Our observation implies that Constrained Long Choice is somewhat robust in the following sense: We do not need a list of the predicate functions to show that Constrained Long Choice is closed under the Turing reductions. Specifically, from our results, the second open question can be rephrased as follows: Is there a polynomial-time reduction from \(\textsc {Iterative Long Choice} ~[T+1]\) to \(\textsc {Iterative Long Choice} ~[T]\), where T is an iteration parameter? A beginning element plays a crucial role in Constrained Long Choice. In fact, the predicate functions determine which algorithms run after reading the beginning element. Note that our proofs shown in this paper rely on this property.

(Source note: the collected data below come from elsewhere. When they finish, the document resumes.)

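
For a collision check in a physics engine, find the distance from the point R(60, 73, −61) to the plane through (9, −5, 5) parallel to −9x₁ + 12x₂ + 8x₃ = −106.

3

Parallel planes share the normal n = (−9, 12, 8); since (9, −5, 5) lies on the plane, its equation is −9x₁ + 12x₂ + 8x₃ = -101.
Then n·(60, 73, −61) − (−101) = −51.
|n| = √(81 + 144 + 64) = 17, so the distance is |-51|/17 = 3.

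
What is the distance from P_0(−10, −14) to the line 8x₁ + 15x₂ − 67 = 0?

The normal to the line is n = (8, 15) with |n| = 17.
|n·P_0 − 67| = |-290 − 67| = 357, so the distance is 357/17 = 21.

21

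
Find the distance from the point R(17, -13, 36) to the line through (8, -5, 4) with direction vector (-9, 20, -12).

Direction vector d = (-9, 20, -12).
AP = (9, -8, 32), and AP × d = (-544, -180, 108).
|AP × d|² = 340000 and |d|² = 625, so the distance is √(340000/625) = √544 = 4√34.

4√34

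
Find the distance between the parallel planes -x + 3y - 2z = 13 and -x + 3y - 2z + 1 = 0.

√14

Both planes have normal n = (-1, 3, -2), |n| = √14. Any point on the first plane is at distance |(-1) − 13|/|n| = 14/√14 = √14 from the second.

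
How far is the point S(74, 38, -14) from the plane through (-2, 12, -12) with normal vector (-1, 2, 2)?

28/3

The plane has equation n·(r − (-2, 12, -12)) = 0, i.e. n·r = 2.
d = |(-1)·74 + 2·38 + 2·(-14) − 2| / √(1 + 4 + 4) = |-28| / 3 = 28/3.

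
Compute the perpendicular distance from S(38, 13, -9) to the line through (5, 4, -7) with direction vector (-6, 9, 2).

9√13

Direction vector d = (-6, 9, 2).
AP = (33, 9, -2), and AP × d = (36, -54, 351).
|AP × d|² = 127413 and |d|² = 121, so the distance is √(127413/121) = √1053 = 9√13.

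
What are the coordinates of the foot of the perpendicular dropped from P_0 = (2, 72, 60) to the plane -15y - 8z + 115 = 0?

n = (0, -15, -8), |n|² = 289, and n·P_0 − (-115) = -1445.
t = -1445/289 = -5, so the foot is P_0 − t·n = (2, 72, 60) − (-5)·(0, -15, -8) = (2, -3, 20).

(2, -3, 20)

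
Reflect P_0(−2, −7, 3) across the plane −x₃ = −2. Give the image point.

(-2, -7, 1)

With n = (0, 0, −1), the signed offset is (n·P_0 − (-2))/|n|² = -1/1 = -1.
P_0' = P_0 − 2t·n = (−2, −7, 3) − (-2)·(0, 0, −1) = (−2, −7, 1).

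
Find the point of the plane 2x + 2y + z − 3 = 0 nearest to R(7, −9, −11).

The perpendicular from R has direction n = (2, 2, 1): r = (7, −9, −11) + t(2, 2, 1).
Substitute into the plane: n·(R + tn) = 3 gives -15 + 9t = 3, so t = 2.
Foot = (7, −9, −11) + 2·(2, 2, 1) = (11, −5, −9).

(11, -5, -9)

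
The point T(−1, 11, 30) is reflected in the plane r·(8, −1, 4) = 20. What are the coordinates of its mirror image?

With n = (8, −1, 4), the signed offset is (n·T − 20)/|n|² = 81/81 = 1.
T' = T − 2t·n = (−1, 11, 30) − 2·(8, −1, 4) = (−17, 13, 22).

(-17, 13, 22)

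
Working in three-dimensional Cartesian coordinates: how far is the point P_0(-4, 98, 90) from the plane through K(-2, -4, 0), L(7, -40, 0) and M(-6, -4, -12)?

KL = (9, -36, 0) and KM = (-4, 0, -12), so a normal is n = KL × KM = (432, 108, -144).
Then n·(-4, 98, 90) - (-1296) = -2808.
|n| = √(186624 + 11664 + 20736) = 468, so the distance is |-2808|/468 = 6.

6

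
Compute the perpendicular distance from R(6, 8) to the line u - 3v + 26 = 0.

4√10/5

The normal to the line is n = (1, -3) with |n| = √10.
|n·R − (-26)| = |-18 − (-26)| = 8, so the distance is 8/√10 = 4√10/5.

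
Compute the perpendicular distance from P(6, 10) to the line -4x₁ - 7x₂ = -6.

The normal to the line is n = (-4, -7) with |n| = √65.
|n·P − (-6)| = |-94 − (-6)| = 88, so the distance is 88/√65.

88√65/65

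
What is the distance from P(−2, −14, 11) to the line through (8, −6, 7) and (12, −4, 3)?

A direction vector is d = (4, 2, −4).
AP = (−10, −8, 4), and AP × d = (24, −24, 12).
|AP × d|² = 1296 and |d|² = 36, so the distance is √(1296/36) = √36 = 6.

6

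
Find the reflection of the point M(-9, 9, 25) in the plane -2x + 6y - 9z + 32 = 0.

(-13, 21, 7)

With n = (-2, 6, -9), the signed offset is (n·M − (-32))/|n|² = -121/121 = -1.
M' = M − 2t·n = (-9, 9, 25) − (-2)·(-2, 6, -9) = (-13, 21, 7).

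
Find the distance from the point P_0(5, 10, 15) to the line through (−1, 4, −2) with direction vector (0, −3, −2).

3√17

Direction vector d = (0, −3, −2).
AP = (6, 6, 17); AP·d = -52, |AP|² = 361, |d|² = 13.
distance² = |AP|² − (AP·d)²/|d|² = 361 − 2704/13 = 153, so the distance is 3√17.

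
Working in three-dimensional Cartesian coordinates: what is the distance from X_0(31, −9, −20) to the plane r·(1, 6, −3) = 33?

d = |1·31 + 6·(-9) + (-3)·(-20) − 33| / √(1 + 36 + 9) = |4| / √46 = 4/√46.

4/√46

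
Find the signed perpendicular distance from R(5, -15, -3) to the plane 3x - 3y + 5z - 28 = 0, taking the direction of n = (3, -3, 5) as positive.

17√43/43

n·R − 28 = 17.
|n| = √43, so the signed distance is 17√43/43.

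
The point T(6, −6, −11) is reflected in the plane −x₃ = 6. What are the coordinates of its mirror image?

With n = (0, 0, −1), the signed offset is (n·T − 6)/|n|² = 5/1 = 5.
T' = T − 2t·n = (6, −6, −11) − 10·(0, 0, −1) = (6, −6, −1).

(6, -6, -1)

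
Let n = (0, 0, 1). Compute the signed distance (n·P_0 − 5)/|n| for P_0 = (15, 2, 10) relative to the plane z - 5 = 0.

5

n·P_0 − 5 = 5.
|n| = 1, so the signed distance is 5/1 = 5.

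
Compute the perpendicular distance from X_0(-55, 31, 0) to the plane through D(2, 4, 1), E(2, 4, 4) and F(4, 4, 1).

27

DE = (0, 0, 3) and DF = (2, 0, 0), so a normal is n = DE × DF = (0, 6, 0).
Then n·(-55, 31, 0) - 24 = 162.
|n| = √(0 + 36 + 0) = 6, so the distance is |162|/6 = 27.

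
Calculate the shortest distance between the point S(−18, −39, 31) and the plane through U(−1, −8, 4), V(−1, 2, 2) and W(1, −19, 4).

UV = (0, 10, −2) and UW = (2, −11, 0), so a normal is n = UV × UW = (−22, −4, −20).
Then n·(−18, −39, 31) − (−26) = −42.
|n| = √(484 + 16 + 400) = 30, so the distance is |-42|/30 = 7/5.

7/5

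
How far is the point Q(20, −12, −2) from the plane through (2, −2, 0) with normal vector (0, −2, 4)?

6/√5

The plane has equation n·(r − (2, −2, 0)) = 0, i.e. n·r = 4.
d = |(-2)·(-12) + 4·(-2) − 4| / √(0 + 4 + 16) = |12| / (2√5) = 6/√5.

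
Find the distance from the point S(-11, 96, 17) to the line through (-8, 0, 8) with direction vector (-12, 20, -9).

Direction vector d = (-12, 20, -9).
AP = (-3, 96, 9); AP·d = 1875, |AP|² = 9306, |d|² = 625.
distance² = |AP|² − (AP·d)²/|d|² = 9306 − 3515625/625 = 3681, so the distance is 3√409.

3√409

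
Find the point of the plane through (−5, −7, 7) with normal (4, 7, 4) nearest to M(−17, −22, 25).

The perpendicular from M has direction n = (4, 7, 4): r = (−17, −22, 25) + λ(4, 7, 4).
Substitute into the plane: n·(M + λn) = -41 gives -122 + 81λ = -41, so λ = 1.
Foot = (−17, −22, 25) + 1·(4, 7, 4) = (−13, −15, 29).

(-13, -15, 29)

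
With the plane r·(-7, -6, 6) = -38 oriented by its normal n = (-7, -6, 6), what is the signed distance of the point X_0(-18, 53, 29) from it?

n·X_0 − (-38) = 20.
|n| = 11, so the signed distance is 20/11.

20/11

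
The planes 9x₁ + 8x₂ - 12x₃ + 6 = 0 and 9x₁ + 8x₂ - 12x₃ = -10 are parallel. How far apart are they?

Both planes have normal n = (9, 8, -12), |n| = 17. Any point on the first plane is at distance |(-10) − (-6)|/|n| = 4/17 from the second.

4/17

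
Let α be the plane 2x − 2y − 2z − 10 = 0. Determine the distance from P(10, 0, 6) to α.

√3/3

d = |2·10 + (-2)·0 + (-2)·6 − 10| / √(4 + 4 + 4) = |-2| / (2√3) = √3/3.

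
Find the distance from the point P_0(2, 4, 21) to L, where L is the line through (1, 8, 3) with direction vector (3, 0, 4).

2√29

Direction vector d = (3, 0, 4).
AP = (1, −4, 18), and AP × d = (−16, 50, 12).
|AP × d|² = 2900 and |d|² = 25, so the distance is √(2900/25) = √116 = 2√29.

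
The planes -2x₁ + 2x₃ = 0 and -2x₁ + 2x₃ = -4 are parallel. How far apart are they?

√2

With common normal n = (-2, 0, 2) (|n| = 2√2), the distance is |0 − (-4)|/|n| = 4/(2√2) = √2.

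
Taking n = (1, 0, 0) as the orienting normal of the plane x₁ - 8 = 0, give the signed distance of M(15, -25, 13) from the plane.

n·M − 8 = 7.
|n| = 1, so the signed distance is 7/1 = 7.

7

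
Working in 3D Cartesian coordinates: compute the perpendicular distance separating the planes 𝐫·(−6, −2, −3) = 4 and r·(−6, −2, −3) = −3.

Both planes have normal n = (−6, −2, −3), |n| = 7. Any point on the first plane is at distance |(-3) − 4|/|n| = 7/7 = 1 from the second.

1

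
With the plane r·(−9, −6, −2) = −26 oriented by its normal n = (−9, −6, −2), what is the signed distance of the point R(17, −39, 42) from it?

n·R − (-26) = 23.
|n| = 11, so the signed distance is 23/11.

23/11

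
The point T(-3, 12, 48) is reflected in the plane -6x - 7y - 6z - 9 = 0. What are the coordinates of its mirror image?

(-39, -30, 12)

With n = (-6, -7, -6), the signed offset is (n·T − 9)/|n|² = -363/121 = -3.
T' = T − 2t·n = (-3, 12, 48) − (-6)·(-6, -7, -6) = (-39, -30, 12).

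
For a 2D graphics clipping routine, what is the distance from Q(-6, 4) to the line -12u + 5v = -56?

148/13

d = |(-12)·(-6) + 5·4 − (-56)| / √(144 + 25) = |148|/13 = 148/13.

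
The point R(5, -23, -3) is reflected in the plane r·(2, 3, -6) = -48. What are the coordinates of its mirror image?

With n = (2, 3, -6), the signed offset is (n·R − (-48))/|n|² = 7/49 = 1/7.
R' = R − 2t·n = (5, -23, -3) − (2/7)·(2, 3, -6) = (31/7, -167/7, -9/7).

(31/7, -167/7, -9/7)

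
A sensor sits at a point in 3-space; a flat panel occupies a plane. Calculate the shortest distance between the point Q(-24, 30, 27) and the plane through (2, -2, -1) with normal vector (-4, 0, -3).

4

The plane has equation n·(r − (2, -2, -1)) = 0, i.e. n·r = -5.
n = (-4, 0, -3); n·P − (-5) = 20; |n| = 5; distance = 20/5 = 4.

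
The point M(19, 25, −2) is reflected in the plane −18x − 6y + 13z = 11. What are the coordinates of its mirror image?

(-17, 13, 24)

n = (−18, −6, 13), |n|² = 529, n·M − 11 = -529, so t = -529/529 = -1.
Foot F = M − (-1)·n = (1, 19, 11); the reflection is 2F − M = (−17, 13, 24).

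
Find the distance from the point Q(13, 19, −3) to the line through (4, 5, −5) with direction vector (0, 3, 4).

√181

Direction vector d = (0, 3, 4).
AP = (9, 14, 2), and AP × d = (50, −36, 27).
|AP × d|² = 4525 and |d|² = 25, so the distance is √(4525/25) = √181.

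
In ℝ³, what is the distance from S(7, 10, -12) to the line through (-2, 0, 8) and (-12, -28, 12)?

2√89

A direction vector is d = (-10, -28, 4).
AP = (9, 10, -20); AP·d = -450, |AP|² = 581, |d|² = 900.
distance² = |AP|² − (AP·d)²/|d|² = 581 − 202500/900 = 356, so the distance is 2√89.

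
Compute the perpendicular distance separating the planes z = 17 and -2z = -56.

11

Divide the second equation by -2 to match normals: z = 28.
Both planes have normal n = (0, 0, 1), |n| = 1. Any point on the first plane is at distance |28 − 17|/|n| = 11/1 = 11 from the second.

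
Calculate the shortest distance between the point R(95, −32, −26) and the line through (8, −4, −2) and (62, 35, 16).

3√757

A direction vector is d = (54, 39, 18).
AP = (87, −28, −24), and AP × d = (432, −2862, 4905).
|AP × d|² = 32436693 and |d|² = 4761, so the distance is √(32436693/4761) = √6813 = 3√757.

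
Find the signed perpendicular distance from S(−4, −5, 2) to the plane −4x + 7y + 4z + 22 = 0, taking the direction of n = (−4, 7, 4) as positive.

n·S − (-22) = 11.
|n| = 9, so the signed distance is 11/9.

11/9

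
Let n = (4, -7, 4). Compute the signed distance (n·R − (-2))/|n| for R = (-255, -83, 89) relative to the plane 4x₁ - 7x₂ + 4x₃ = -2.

n·R − (-2) = -81.
|n| = 9, so the signed distance is -81/9 = -9.

-9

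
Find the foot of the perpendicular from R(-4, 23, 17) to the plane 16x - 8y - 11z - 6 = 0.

(12, 15, 6)

The perpendicular from R has direction n = (16, -8, -11): r = (-4, 23, 17) + μ(16, -8, -11).
Substitute into the plane: n·(R + μn) = 6 gives -435 + 441μ = 6, so μ = 1.
Foot = (-4, 23, 17) + 1·(16, -8, -11) = (12, 15, 6).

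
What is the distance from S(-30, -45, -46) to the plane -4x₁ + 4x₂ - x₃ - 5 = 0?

Normal vector n = (-4, 4, -1), and n·(-30, -45, -46) - 5 = -19.
|n| = √(16 + 16 + 1) = √33, so the distance is |-19|/√33 = 19/√33.

19/√33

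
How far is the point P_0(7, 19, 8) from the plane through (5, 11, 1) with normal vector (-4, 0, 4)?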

Finally, we remark that to prove that \({{\,\mathrm{\texttt{PLC}}\,}}\) is closed under the non-adaptive Turing re-duction, it suffices to show a polynomial-time reduction from \({\textsc {Parallel Long Choice}}~\) \([m+1]\) to \(\textsc {Parallel Long Choice} ~[m]\), where m is the number of beginning elements.